On one side is the whole world, endlessly intricate with its oceans, land masses and inhabitants. Fitting the grooves of one unique multicolored piece into another seems almost impossible. But on the other side is just one man, and when he is put together, so is the world opposite.
This is the story Anwar Saleem tells when he talks about cleaning up H Street. The original puzzle was a present from his grandfather; now, as chairman of the nonprofit H Street Main Street, he refers to the puzzle as a lesson that embodies how his organization looks at the revitalization of the H Street corridor in Northeast Washington, D.C.
“If you can reach out to that one business, that one man, that one woman, H Street will develop a whole lot quicker,” he said.
But Saleem’s organization has had trouble tackling the litter problem in the area. Efforts began with encouraging residents to clean up the area on Saturdays, got tied up with an idea to tax businesses for various services and then moved to finding funding from the city. Now, more than a year later, the corridor still isn’t up to some residents’ expectations.
That caught the attention of Advisory Neighborhood Commissioner Alan Kimber, who represents part of the corridor. So he began exactly the sort of grass-roots strategy Saleem supports — one man trying to change the outlook of other men, women and businesses. To gather momentum for cleaning up litter on his stretch of H Street — roughly between Second and Seventh streets Northeast — Kimber designed a poster, printed copies at home and soon will ask businesses to place them in their windows. The motto is simple: Stop Litter. On the rectangular poster, the “stop” and “it” are highlighted.
“It’s not a fix in and of itself,” Kimber said. “It’s kind of raising awareness of what needs to be a comprehensive approach of enforcement.”
Kimber said his effort is beginning at an opportune time. H Street Main Street, Saleem said, has secured a $100,000 grant from the District Department of Transportation and a promised $30,000 from businesses for a long-awaited Clean and Safe Program. Such a program unsuccessfully has been attempted previously, but Saleem said he is confident that the lessons of the past year finally have culminated into a working strategy.

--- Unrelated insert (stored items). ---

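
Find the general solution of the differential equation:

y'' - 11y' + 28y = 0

Characteristic equation: r² - 11r + 28 = 0
Roots: r = 4, 7 (distinct real)
General solution: y = C₁e^(4x) + C₂e^(7x)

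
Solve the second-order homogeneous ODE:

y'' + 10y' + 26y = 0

Characteristic equation: r² + 10r + 26 = 0
Roots: r = -5 ± i (complex conjugates)
General solution: y = e^(-5x)(C₁cos(x) + C₂sin(x))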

“The effort is great right now,” he said. “I think good momentum is taking place.”
But appealing to individuals to keep a commercial corridor such as H Street litter-free is more difficult than doing the same for residential areas, said Scott Pomeroy, the interim board chairman of Keep Washington, D.C. Beautiful, an organization that helps smaller groups with resources and promotion. Kimber has kept in touch with Pomeroy about his efforts to keep litter off H Street — a difficult task, Pomeroy said.

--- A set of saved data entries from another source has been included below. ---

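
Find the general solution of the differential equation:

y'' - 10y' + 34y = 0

Characteristic equation: r² - 10r + 34 = 0
Roots: r = 5 ± 3i (complex conjugates)
General solution: y = e^(5x)(C₁cos(3x) + C₂sin(3x))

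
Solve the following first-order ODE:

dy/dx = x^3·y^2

Separating variables and integrating:
-1/y = x^4/4 + C

General solution: y^-1 = (-1/4)x^4 + C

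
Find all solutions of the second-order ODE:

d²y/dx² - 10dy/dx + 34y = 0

Characteristic equation: r² - 10r + 34 = 0
Roots: r = 5 ± 3i (complex conjugates)
General solution: y = e^(5x)(C₁cos(3x) + C₂sin(3x))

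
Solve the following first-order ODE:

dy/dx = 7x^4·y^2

Separating variables and integrating:
-1/y = 7x^5/5 + C

General solution: y^-1 = (-7/5)x^5 + C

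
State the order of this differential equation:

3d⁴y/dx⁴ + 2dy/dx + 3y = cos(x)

The order is 4 (highest derivative is of order 4).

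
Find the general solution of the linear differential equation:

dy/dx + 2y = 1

Using integrating factor method:

General solution: y = 1/2 + Ce^(-2x)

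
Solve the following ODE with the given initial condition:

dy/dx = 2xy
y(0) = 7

General solution: y = Ce^(x²)
Applying IC y(0) = 7:
Particular solution: y = 7e^(x²)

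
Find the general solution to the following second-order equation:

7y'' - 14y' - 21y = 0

Characteristic equation: 7r² - 14r - 21 = 0
Divide by 7: r² - 2r - 3 = 0
Roots: r = 3, -1 (distinct real)
General solution: y = C₁e^(3x) + C₂e^(-x)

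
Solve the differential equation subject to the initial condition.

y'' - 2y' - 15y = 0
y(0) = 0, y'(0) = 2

General solution: y = C₁e^(5x) + C₂e^(-3x)
Applying ICs: C₁ = 1/4, C₂ = -1/4
Particular solution: y = (1/4)e^(5x) - (1/4)e^(-3x)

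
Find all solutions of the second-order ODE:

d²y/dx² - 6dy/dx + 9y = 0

Characteristic equation: r² - 6r + 9 = 0
Factored: (r - 3)² = 0
Repeated root: r = 3
General solution: y = (C₁ + C₂x)e^(3x)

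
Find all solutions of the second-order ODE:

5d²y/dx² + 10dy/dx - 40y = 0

Characteristic equation: 5r² + 10r - 40 = 0
Divide by 5: r² + 2r - 8 = 0
Roots: r = 2, -4 (distinct real)
General solution: y = C₁e^(2x) + C₂e^(-4x)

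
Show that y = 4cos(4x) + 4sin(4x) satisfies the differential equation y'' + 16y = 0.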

“It’s essential, but it’s also not a quick fix. It’s working with schools. It’s working with employers. It really is a mind-set to not litter, but that again is much easier to do from a residential standpoint,” Pomeroy said. “When you get to a commercial district, it is a place that is everybody’s, so it’s like the public park.”
While residential areas see little foot traffic and are made up of people with a sense of ownership, commercial districts are overrun by constant visitors and are seen as more of a communal area, he said. And so the real solution is to have a continuous cleanup, which includes funding, workers and city cooperation.
Kimber and Saleem agree. But while residents might not feel the same way about a commercial street as their own backyard, Saleem said he has noticed that revitalization efforts have begun to make residents look at the once-blighted street differently.
“They can feel the energy and feel the change that’s taking place,” he said.
Kimber is taking that one step forward, by encouraging discussion on his blog — www.anc6c05.blogspot.com — and raising awareness through his small publicity effort.
But it’s just one piece of a larger chain: As businesses become more successful, they want to keep the streets clean, which brings in more visitors, which in turn brings in more money. And all of that can make a difference for the entire city, by providing places for former offenders to work, educating the public on how to take care of city landscaping and fostering economic development, Pomeroy said.
For H Street, it’s just a matter of weaving it all together. But that all begins with efforts like Kimber’s, Saleem said.
“In order to change things, you have to get out here. You have to work,” Saleem said “You really have to get out and make a difference.”